2話5頁

文字数 698文字

「気が付いたか。そうだよ、俺が新しい早野寛だ。良かった、3年も待ったからな更生院で。俺の前の両親が事故で亡くなってな。
だから俺は、更生院で待たされたのさ。
新しい両親が現れるまでな」

 愕然とした。
俺は膝をついてしまった。今にも気を失いそうだった。
 俺の家に俺の知らない自分がいた・・・。 
俺は誰でも無くなっていた。

「そう落ち込むもんじゃないよ。
君がテロと関係無いのは直ぐに分かるから。
更生院で待てば新しい両親と出会えるかもな」

と言って。男はテーブルに腰を預けると、俺に振り向きコーヒーを一口啜ると。

「運が良ければな」

と付け加えた。
 俺は怒りと憤りと最早、何だか分からない
感情で頭が混乱していた。
 確かに俺は無実が証明されて、直ぐにでも
更生院に送られるだろう。
そこには俺達の様な、両親の決まらない子供達が沢山いて生活するのだ。

 集団生活も疲れるが。

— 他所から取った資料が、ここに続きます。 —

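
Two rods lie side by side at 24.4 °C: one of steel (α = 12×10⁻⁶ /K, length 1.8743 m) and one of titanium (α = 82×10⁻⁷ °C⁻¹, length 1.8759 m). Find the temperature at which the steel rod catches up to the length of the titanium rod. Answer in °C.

T = 249.5 °C

L₁(1 + α₁ΔT) = L₂(1 + α₂ΔT) ⇒ ΔT = (L₂ − L₁)/(α₁L₁ − α₂L₂)
L₂ − L₁ = 1.8759 − 1.8743 = 1.60×10⁻³ m
α₁L₁ − α₂L₂ = 12×10⁻⁶×1.8743 − 82×10⁻⁷×1.8759 = 7.10922×10⁻⁶ m/K
ΔT = 1.60×10⁻³ / 7.10922×10⁻⁶ = 225.060 K
T = 24.4 + 225.060 = 249.460 °C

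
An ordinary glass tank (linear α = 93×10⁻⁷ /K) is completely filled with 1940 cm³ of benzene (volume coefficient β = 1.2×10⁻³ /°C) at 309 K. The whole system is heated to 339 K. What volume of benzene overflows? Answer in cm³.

68.2 cm³

The tank also expands: β_container ≈ 3α = 2.79×10⁻⁵ /K
Net overflow = V₀(β_liq − 3α_cont)ΔT
β − 3α = 1.20×10⁻³ − 2.79×10⁻⁵ = 1.1721×10⁻³ /K; ΔT = 30 K
ΔV = 1940 × 1.1721×10⁻³ × 30 = 68.2 cm³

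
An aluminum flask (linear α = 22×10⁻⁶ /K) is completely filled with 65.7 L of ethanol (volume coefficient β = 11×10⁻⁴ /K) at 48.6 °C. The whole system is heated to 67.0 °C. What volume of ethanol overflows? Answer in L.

The flask also expands: β_container ≈ 3α = 6.6×10⁻⁵ /K
Net overflow = V₀(β_liq − 3α_cont)ΔT
β − 3α = 1.10×10⁻³ − 6.6×10⁻⁵ = 1.034×10⁻³ /K; ΔT = 18.4 K
ΔV = 65.7 × 1.034×10⁻³ × 18.4 = 1.25 L

1.25 L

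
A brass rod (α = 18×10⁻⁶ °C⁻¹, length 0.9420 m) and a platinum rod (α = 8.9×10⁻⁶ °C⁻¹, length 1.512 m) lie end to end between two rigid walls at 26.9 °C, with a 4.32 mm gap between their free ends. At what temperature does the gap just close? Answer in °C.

Gap closes when ΔL₁ + ΔL₂ = 4.32 mm = 4.32×10⁻³ m
(α₁L₁ + α₂L₂)ΔT = g
α₁L₁ + α₂L₂ = 18×10⁻⁶×0.9420 + 8.9×10⁻⁶×1.512 = 3.04128×10⁻⁵ m/K
ΔT = 4.32×10⁻³ / 3.04128×10⁻⁵ = 142.05 K
T = 26.9 + 142.05 = 168.95 °C

T = 169 °C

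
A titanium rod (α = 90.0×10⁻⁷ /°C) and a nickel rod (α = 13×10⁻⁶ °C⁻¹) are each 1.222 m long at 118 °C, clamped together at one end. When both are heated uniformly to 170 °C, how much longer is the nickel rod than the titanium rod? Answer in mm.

0.254 mm

ΔT = 52 K
titanium: ΔL = 90.0×10⁻⁷ × 1.222 m × 52 = 5.7190×10⁻⁴ m = 0.57190 mm
nickel: ΔL = 13×10⁻⁶ × 1.222 m × 52 = 8.2607×10⁻⁴ m = 0.82607 mm
difference = 0.82607 − 0.57190 = 0.25417 mm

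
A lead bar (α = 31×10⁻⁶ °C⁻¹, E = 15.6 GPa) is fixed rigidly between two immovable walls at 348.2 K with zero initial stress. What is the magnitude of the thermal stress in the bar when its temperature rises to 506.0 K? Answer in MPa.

Fully constrained: the free strain ε = αΔT is blocked, so σ = Eε = EαΔT.
|ΔT| = 157.8 K
σ = 15.6×10⁹ × 31×10⁻⁶ × 157.8 = 7.63×10⁷ Pa

σ = 76.3 MPa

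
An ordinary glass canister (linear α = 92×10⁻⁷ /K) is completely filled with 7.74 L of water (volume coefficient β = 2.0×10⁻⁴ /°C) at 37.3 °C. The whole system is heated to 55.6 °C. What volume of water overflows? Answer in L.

The canister also expands: β_container ≈ 3α = 2.76×10⁻⁵ /K
Net overflow = V₀(β_liq − 3α_cont)ΔT
β − 3α = 2.00×10⁻⁴ − 2.76×10⁻⁵ = 1.724×10⁻⁴ /K; ΔT = 18.3 K
ΔV = 7.74 × 1.724×10⁻⁴ × 18.3 = 0.0244 L

0.0244 L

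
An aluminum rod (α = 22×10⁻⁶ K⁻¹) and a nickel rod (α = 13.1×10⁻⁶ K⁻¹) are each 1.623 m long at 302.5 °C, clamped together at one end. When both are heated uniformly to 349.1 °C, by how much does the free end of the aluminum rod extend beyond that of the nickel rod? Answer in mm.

0.673 mm

ΔT = 46.6 K
aluminum: ΔL = 22×10⁻⁶ × 1.623 m × 46.6 = 1.6639×10⁻³ m = 1.6639 mm
nickel: ΔL = 13.1×10⁻⁶ × 1.623 m × 46.6 = 9.9078×10⁻⁴ m = 0.99078 mm
difference = 1.6639 − 0.99078 = 0.67312 mm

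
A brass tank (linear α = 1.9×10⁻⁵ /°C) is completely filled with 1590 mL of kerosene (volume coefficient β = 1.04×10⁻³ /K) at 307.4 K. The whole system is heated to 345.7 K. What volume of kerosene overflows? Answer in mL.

The tank also expands: β_container ≈ 3α = 5.7×10⁻⁵ /K
Net overflow = V₀(β_liq − 3α_cont)ΔT
β − 3α = 1.04×10⁻³ − 5.7×10⁻⁵ = 9.83×10⁻⁴ /K; ΔT = 38.3 K
ΔV = 1590 × 9.83×10⁻⁴ × 38.3 = 59.9 mL

59.9 mL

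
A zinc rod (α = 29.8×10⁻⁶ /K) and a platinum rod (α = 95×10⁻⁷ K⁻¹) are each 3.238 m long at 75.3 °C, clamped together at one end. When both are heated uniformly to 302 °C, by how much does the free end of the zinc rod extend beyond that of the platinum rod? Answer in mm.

ΔT = 226.7 K
zinc: ΔL = 29.8×10⁻⁶ × 3.238 m × 226.7 = 2.1875×10⁻² m = 21.875 mm
platinum: ΔL = 95×10⁻⁷ × 3.238 m × 226.7 = 6.9735×10⁻³ m = 6.9735 mm
difference = 21.875 − 6.9735 = 14.9015 mm

14.9 mm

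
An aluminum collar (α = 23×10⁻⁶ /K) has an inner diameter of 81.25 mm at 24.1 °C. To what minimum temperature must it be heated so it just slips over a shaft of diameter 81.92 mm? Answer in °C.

Required Δd = 81.92 − 81.25 = 0.67 mm
Δd = αd₀ΔT ⇒ ΔT = Δd/(αd₀) = 0.67 / (23×10⁻⁶ × 81.25) = 358.53 K
T_min = 24.1 + 358.53 = 382.63 °C

T = 383 °C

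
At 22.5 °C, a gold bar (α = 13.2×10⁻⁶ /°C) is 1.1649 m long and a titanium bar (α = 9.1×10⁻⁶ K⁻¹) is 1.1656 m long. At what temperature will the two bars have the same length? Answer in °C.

T = 169.3 °C

L₁(1 + α₁ΔT) = L₂(1 + α₂ΔT) ⇒ ΔT = (L₂ − L₁)/(α₁L₁ − α₂L₂)
L₂ − L₁ = 1.1656 − 1.1649 = 7.00×10⁻⁴ m
α₁L₁ − α₂L₂ = 13.2×10⁻⁶×1.1649 − 9.1×10⁻⁶×1.1656 = 4.76972×10⁻⁶ m/K
ΔT = 7.00×10⁻⁴ / 4.76972×10⁻⁶ = 146.759 K
T = 22.5 + 146.759 = 169.259 °C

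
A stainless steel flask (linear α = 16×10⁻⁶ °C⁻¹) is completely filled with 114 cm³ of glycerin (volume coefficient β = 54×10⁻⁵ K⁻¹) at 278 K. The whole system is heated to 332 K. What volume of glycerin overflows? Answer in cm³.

The flask also expands: β_container ≈ 3α = 4.8×10⁻⁵ /K
Net overflow = V₀(β_liq − 3α_cont)ΔT
β − 3α = 5.40×10⁻⁴ − 4.8×10⁻⁵ = 4.92×10⁻⁴ /K; ΔT = 54 K
ΔV = 114 × 4.92×10⁻⁴ × 54 = 3.03 cm³

3.03 cm³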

それよりも、就職の時にリスクが伴うと聞く。
つまり、ちゃんとした両親に育てられなかったと言う理由で、4階層ある職業階層の1番下から始めなければならないのだ。
俺が目指していたロケットの技術者は、下から3番目の階層だ。

 最下層から上に上がるのは、余程才能がないと無理なのだ。
俺はだから頑張って勉強して来たのに。
何でだ!涙が流れ嗚咽を漏らしていた。
最早、俺の人生は終った。そう感じたのだ。
自殺するのはこんな時なんだな。
 俺はようやくその事に気が付いた。

 だが、死にたくはなかった。
段々と怒りが芽生えた。
両親に、勝手に捨てた両親にだ。
あの優しさは嘘だったのか。
それとも公安に言われてさっさと捨てたのか?信じられなかった。
たった一日で俺は別の俺に変わっていたのだ。